Member of the Minnesota House of Representatives from the 2A district
- In office January 7, 2003 – January 7, 2013
- Preceded by: Bernard Lieder
- Succeeded by: Roger Erickson

Personal details
- Born: December 12, 1963 (age 62)
- Party: Democratic–Farmer–Labor
- Spouse: Lori
- Children: 4
- Alma mater: Concordia College - Moorhead St. Cloud State University
- Profession: Educator, legislator

= Kent Eken =

American politician (born 1963)

Bernhard Kent Eken (/ˈiːkɪn/ EEK-in; born December 12, 1963) is a Minnesota politician and former member of the Minnesota Senate. A member of the Minnesota Democratic–Farmer–Labor Party (DFL), he represented District 4, which includes portions of Becker, Clay, and Norman counties in the northwestern part of the state.

==Early life, education, and career==
Eken attended Twin Valley High School in Twin Valley, then went on to Concordia College in Moorhead, receiving his B.A. in political science and education. He later attended St. Cloud State University in St.

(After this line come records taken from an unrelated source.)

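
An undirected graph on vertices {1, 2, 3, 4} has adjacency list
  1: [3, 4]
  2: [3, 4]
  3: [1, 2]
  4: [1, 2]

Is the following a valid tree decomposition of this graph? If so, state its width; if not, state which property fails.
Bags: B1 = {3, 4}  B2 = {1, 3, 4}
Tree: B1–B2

No — vertex 2 appears in no bag.

A tree decomposition must satisfy three properties: every vertex lies in some bag; for every edge, both endpoints lie together in some bag; and for every vertex, the bags containing it form a connected subtree. Here vertex 2 appears in no bag, so the decomposition is invalid.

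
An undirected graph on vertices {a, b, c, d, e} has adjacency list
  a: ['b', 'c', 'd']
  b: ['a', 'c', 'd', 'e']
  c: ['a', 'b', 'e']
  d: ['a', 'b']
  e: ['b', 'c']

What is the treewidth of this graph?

A width-2 tree decomposition is:
Bags: B1 = {a, b, c}  B2 = {b, c, e}  B3 = {a, b, d}
Tree: B1–B2, B1–B3
Each bag holds 3 vertices, so the decomposition has width 2, which upper-bounds the treewidth. On the other hand G contains the 3-clique {a, b, d}. A clique must lie in a single bag of any decomposition, so no decomposition can have width below 2. The upper and lower bounds meet at 2, so that is the treewidth.

2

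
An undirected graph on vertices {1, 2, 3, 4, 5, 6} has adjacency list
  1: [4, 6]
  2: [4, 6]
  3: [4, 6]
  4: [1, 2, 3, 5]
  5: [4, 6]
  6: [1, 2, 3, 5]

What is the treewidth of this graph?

A width-2 tree decomposition is:
Bags: B1 = {4, 5, 6}  B2 = {3, 4, 6}  B3 = {1, 4, 6}  B4 = {2, 4, 6}
Tree: B1–B2, B2–B3, B3–B4
Each bag holds 3 vertices, so the decomposition has width 2, which upper-bounds the treewidth. Since 5–4–3–6–5 is a cycle in G, G is not acyclic. Forests are exactly the graphs of treewidth ≤ 1, so tw(G) ≥ 2. Combining the bounds, tw(G) = 2.

2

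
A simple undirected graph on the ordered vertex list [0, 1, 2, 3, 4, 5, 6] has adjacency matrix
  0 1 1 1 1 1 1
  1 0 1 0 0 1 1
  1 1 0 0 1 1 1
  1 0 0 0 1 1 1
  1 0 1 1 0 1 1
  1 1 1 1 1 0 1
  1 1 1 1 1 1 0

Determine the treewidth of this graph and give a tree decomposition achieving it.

Every bag has size at most 5, so the width is 5 − 1 = 4 and tw(G) ≤ 4. On the other hand G contains the 5-clique {0, 1, 2, 5, 6}. A clique must lie in a single bag of any decomposition, so no decomposition can have width below 4. Hence tw(G) = 4 exactly.

Treewidth 4.
One such decomposition:
Bags: B1 = {0, 2, 4, 5, 6}  B2 = {0, 3, 4, 5, 6}  B3 = {0, 1, 2, 5, 6}
Tree: B1–B2, B1–B3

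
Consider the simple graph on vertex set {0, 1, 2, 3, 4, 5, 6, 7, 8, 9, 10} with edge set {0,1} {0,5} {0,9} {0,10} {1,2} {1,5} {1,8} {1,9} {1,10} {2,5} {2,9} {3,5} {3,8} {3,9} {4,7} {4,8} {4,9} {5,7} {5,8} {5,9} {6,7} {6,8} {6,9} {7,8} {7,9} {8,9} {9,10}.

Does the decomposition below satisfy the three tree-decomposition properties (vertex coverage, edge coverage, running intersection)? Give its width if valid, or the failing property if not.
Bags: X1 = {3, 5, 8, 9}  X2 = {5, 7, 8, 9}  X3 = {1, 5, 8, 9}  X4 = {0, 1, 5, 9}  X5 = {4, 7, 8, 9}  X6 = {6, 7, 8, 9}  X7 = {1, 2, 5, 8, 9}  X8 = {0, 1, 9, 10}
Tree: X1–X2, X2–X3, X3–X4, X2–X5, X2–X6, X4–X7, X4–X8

No — bags containing vertex 8 are not connected in the tree.

A tree decomposition must satisfy three properties: every vertex lies in some bag; for every edge, both endpoints lie together in some bag; and for every vertex, the bags containing it form a connected subtree. Here bags containing vertex 8 are not connected in the tree, so the decomposition is invalid.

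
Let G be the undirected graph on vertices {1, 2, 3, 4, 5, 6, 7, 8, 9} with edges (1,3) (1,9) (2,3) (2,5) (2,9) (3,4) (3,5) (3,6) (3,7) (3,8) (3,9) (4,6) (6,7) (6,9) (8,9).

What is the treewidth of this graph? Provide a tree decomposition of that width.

Treewidth 2.
One optimal decomposition is:
Bags: B1 = {3, 8, 9}  B2 = {1, 3, 9}  B3 = {3, 6, 9}  B4 = {2, 3, 9}  B5 = {3, 6, 7}  B6 = {3, 4, 6}  B7 = {2, 3, 5}
Tree: B1–B2, B1–B3, B3–B4, B3–B5, B3–B6, B4–B7

The largest bag has 3 vertices, giving width 2; this decomposition certifies tw(G) ≤ 2. Conversely, {3, 8, 9} is a clique of size 3, and the vertices of any clique must share a bag in every tree decomposition; so some bag has ≥ 3 vertices and tw(G) ≥ 2. Hence tw(G) = 2 exactly.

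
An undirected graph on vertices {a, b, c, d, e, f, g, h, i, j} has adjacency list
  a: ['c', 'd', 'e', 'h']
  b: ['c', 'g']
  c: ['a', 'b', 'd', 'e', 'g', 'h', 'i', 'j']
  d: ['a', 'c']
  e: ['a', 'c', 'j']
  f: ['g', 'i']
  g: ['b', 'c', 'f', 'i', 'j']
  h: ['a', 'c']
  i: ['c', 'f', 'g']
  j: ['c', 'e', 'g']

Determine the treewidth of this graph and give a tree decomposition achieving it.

Treewidth 2.
One optimal decomposition is:
Bags: B1 = {c, e, j}  B2 = {a, c, e}  B3 = {c, g, j}  B4 = {a, c, d}  B5 = {c, g, i}  B6 = {b, c, g}  B7 = {f, g, i}  B8 = {a, c, h}
Tree: B1–B2, B1–B3, B2–B4, B3–B5, B3–B6, B5–B7, B4–B8

Every bag has size at most 3, so the width is 3 − 1 = 2 and tw(G) ≤ 2. For the lower bound, the 3 vertices {a, c, d} are pairwise adjacent, and any tree decomposition puts a clique entirely inside one bag — forcing width ≥ 2. Hence tw(G) = 2 exactly.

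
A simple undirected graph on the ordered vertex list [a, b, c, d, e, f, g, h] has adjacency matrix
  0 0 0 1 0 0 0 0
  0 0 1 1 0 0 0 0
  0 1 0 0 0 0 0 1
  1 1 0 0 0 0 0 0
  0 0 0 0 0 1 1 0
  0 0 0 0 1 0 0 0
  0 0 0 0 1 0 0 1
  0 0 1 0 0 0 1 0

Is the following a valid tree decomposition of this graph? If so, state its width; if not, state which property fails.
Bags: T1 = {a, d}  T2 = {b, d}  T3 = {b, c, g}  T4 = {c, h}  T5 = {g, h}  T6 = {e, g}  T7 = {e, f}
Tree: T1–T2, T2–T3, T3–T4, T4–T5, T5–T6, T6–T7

A tree decomposition must satisfy three properties: every vertex lies in some bag; for every edge, both endpoints lie together in some bag; and for every vertex, the bags containing it form a connected subtree. Here bags containing vertex g are not connected in the tree, so the decomposition is invalid.

No — bags containing vertex g are not connected in the tree.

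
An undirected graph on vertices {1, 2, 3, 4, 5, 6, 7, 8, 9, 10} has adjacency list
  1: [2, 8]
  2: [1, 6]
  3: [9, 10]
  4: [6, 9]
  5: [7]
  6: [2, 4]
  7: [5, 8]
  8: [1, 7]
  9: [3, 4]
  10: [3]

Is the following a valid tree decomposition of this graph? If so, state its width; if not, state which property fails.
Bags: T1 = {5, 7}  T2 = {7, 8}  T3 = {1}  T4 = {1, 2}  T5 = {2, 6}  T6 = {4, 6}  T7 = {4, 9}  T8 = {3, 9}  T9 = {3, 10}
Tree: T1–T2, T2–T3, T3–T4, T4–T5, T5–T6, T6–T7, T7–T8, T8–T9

No — edge (8,1) lies in no bag.

A tree decomposition must satisfy three properties: every vertex lies in some bag; for every edge, both endpoints lie together in some bag; and for every vertex, the bags containing it form a connected subtree. Here edge (8,1) lies in no bag, so the decomposition is invalid.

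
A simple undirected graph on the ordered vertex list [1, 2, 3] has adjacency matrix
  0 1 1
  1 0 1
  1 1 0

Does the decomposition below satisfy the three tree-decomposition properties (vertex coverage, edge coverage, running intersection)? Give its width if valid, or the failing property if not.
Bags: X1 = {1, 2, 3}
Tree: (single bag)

Yes; width 2.

Vertex coverage: the bags together contain {1, 2, 3}, the full vertex set. Edge coverage: each edge of G has both endpoints in at least one bag. Running intersection: for every vertex, the bags containing it form a connected subtree. All three properties hold, so this is a valid tree decomposition of width max|bag| − 1 = 2, and hence tw(G) ≤ 2.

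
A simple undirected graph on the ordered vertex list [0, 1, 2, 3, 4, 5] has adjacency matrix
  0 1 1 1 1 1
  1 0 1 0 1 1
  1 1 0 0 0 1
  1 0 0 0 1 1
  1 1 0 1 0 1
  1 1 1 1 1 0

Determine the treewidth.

3

A width-3 tree decomposition is:
Bags: B1 = {0, 1, 4, 5}  B2 = {0, 3, 4, 5}  B3 = {0, 1, 2, 5}
Tree: B1–B2, B1–B3
Each bag holds 4 vertices, so the decomposition has width 3, which upper-bounds the treewidth. For the lower bound, the 4 vertices {0, 1, 2, 5} are pairwise adjacent, and any tree decomposition puts a clique entirely inside one bag — forcing width ≥ 3. Hence tw(G) = 3 exactly.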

Cloud, earning his M.A. in history, after which he taught at Saint John's Preparatory School. In addition to his work as a teacher and adjunct college professor, he is a sugar beets truck driver during the harvest season. His father was Willis Eken, who served in the Minnesota House of Representatives.

==Minnesota House of Representatives==
Eken was elected to the Minnesota House of Representatives, representing District 2A, in 2002, and reelected in 2004, 2006, 2008 and 2010. He served as an assistant minority leader, and was the DFL lead on the Agriculture and Rural Development Policy and Finance Committee. He was also a member of the Transportation Policy and Finance and the Ways and Means committees. He was chair of the Environment Policy and Oversight Committee from 2007 to 2010.

==Minnesota Senate==
In 2012, Eken ran for the newly created District 4 after he was placed in the same district as fellow DFLer Paul Marquart. Eken defeated retired football player Phil Hansen in the general election, with over 52% of the vote. He was reelected in 2016 with just over 55% of the vote. In 2020, Eken was reelected with just over 54% of the vote. After his reelection, he was named a Minority Whip.

Eken served on the following committees:

- Agriculture, Rural Development, and Housing Finance and Policy
- Ranking Minority Member Family Care and Aging
He decided not to run for reelection in 2022, and was replaced by Rob Kupec.